今野 そうです。7番より長い番手が残る領域は、アプローチが来る確率が高いフィールド。だったらアプローチを軸にした練習をしたほうが合理的です。
昔、地元の上手いおじさんに言われたんですよ。
「ピッチングで100%、9番で90%、8番で80%、7番で70%乗せろ。5番は50%でいい」って。
7番くらいまでは精度を上げられる。でもそれ以上は限界値に近い、ということなんです。
サプリ 確かに、6番や5番で半分以上乗せるのは難しいですね。
今野 だから責任の所在を整理することが大事なんです。
・7番以内なのに乗らない → セカンドの責任
・7番以上が残る → ドライバーの距離、もしくは戦略の責任
・寄せが60cm以内に寄らない → アプローチの責任
・60cmを外す → パッティングの責任
自分の中で「ここまでできなかったら、ここが原因」と線を引いておく。そうすれば迷いは減ります。

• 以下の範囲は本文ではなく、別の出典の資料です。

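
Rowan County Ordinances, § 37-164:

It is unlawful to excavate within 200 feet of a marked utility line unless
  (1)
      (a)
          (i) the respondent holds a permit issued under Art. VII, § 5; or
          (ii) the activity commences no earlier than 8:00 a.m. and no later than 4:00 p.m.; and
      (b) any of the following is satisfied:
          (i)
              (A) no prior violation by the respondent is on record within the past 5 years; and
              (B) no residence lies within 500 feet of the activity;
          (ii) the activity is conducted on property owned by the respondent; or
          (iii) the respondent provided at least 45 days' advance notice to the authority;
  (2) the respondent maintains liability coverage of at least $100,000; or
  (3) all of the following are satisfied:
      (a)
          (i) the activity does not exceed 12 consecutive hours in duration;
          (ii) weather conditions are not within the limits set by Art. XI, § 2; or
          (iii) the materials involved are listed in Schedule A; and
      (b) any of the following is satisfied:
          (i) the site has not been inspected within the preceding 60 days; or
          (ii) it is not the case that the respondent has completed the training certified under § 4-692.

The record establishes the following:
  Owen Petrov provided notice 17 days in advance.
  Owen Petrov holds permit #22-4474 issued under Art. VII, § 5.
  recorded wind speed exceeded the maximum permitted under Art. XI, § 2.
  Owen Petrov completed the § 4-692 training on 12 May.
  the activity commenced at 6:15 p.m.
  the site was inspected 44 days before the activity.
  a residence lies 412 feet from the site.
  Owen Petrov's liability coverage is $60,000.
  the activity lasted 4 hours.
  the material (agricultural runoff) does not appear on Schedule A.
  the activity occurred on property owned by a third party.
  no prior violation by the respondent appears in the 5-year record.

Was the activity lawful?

No — unlawful.

(i) holds permit — met.
(ii) start within hours — not satisfied.
So (a) is satisfied (T OR F).
(A) no prior violation — holds.
(B) no residence in 500 ft — fails.
(i) = T AND F = false.
(ii) own property — fails.
(iii) ≥45 days' notice — fails.
(b): F OR F OR F → false.
(1): T AND F → false.
(2) coverage ≥ $100,000 — not satisfied.
(i) ≤ 12 hrs duration — satisfied.
(ii) not (weather ok) — satisfied.
(iii) Schedule A material — not satisfied.
So (a) is satisfied (T OR T OR F).
(i) not (site inspected) — not satisfied.
(ii) not (training certified) — fails.
So (b) is not satisfied (F OR F).
(3): T AND F → false.
Overall = F OR F OR F = false.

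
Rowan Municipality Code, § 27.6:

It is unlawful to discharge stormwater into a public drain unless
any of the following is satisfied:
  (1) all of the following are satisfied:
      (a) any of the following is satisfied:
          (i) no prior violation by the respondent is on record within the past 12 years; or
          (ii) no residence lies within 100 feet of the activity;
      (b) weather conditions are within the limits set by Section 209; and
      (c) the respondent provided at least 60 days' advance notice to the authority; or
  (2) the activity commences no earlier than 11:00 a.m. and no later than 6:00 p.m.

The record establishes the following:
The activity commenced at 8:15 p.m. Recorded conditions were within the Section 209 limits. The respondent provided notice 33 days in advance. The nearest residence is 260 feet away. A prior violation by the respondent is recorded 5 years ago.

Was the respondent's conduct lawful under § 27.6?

No — unlawful.

(i) no prior violation — not satisfied.
(ii) no residence in 100 ft — holds.
(a) = F OR T = true.
(b) weather ok — holds.
(c) ≥60 days' notice — not satisfied.
(1): T AND T AND F → false.
(2) start within hours — fails.
So Overall is not satisfied (F OR F).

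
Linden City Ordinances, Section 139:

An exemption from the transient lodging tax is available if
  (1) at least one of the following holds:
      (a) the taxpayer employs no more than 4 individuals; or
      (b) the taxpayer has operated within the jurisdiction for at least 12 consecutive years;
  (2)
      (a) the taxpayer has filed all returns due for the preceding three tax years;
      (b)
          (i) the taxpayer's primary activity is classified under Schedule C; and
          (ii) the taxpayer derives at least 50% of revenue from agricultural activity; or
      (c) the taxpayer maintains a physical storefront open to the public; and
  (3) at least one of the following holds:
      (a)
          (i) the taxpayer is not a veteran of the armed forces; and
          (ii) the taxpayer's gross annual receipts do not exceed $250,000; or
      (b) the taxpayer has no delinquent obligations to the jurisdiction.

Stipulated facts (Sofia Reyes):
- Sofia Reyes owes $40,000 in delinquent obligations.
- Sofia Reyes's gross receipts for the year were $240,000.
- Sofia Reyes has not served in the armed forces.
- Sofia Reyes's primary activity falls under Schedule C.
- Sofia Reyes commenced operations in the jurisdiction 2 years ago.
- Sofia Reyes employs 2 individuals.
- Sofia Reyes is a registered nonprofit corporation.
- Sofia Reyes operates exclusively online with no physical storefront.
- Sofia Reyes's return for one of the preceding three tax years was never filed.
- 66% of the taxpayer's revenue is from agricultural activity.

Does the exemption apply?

Yes — exempt.

(a) ≤ 4 employees — met.
(b) ≥ 12 yrs in jurisdiction — not met.
So (1) is satisfied (T OR F).
(a) returns current — not satisfied.
(i) Schedule C activity — satisfied.
(ii) ≥50% agricultural — met.
(b) = T AND T = true.
(c) has storefront — fails.
So (2) is satisfied (F OR T OR F).
(i) not (veteran) — met.
(ii) receipts ≤ $250,000 — holds.
So (a) is satisfied (T AND T).
(b) no delinquency — fails.
So (3) is satisfied (T OR F).
So Overall is satisfied (T AND T AND T).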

サプリ なるほど。ボギーの原因探しができるわけですね。
今野 そうです。闇雲に全部練習するのではなく、自分の“7番基準”を作ること。それがスコアアップへの近道ですよ。
サプリ 今日ははっきりしました。まず自分の7番アイアンの距離とオン率を確認します。ありがとうございました!
今野 ぜひやってみてください。スコアの景色が変わりますよ。
今野一哉(こんの・かずや)
JGTOツアープレーヤー。18GOLFプロデュース / キッズゴルフ代表。アマチュアゴルファーの指導やジュニアゴルファーの育成に力を注ぎながら、各ゴルフメディアで活躍中。蝶ネクタイスタイルはゴルファーへ「サービスし、尽くす」と言う意味を表す。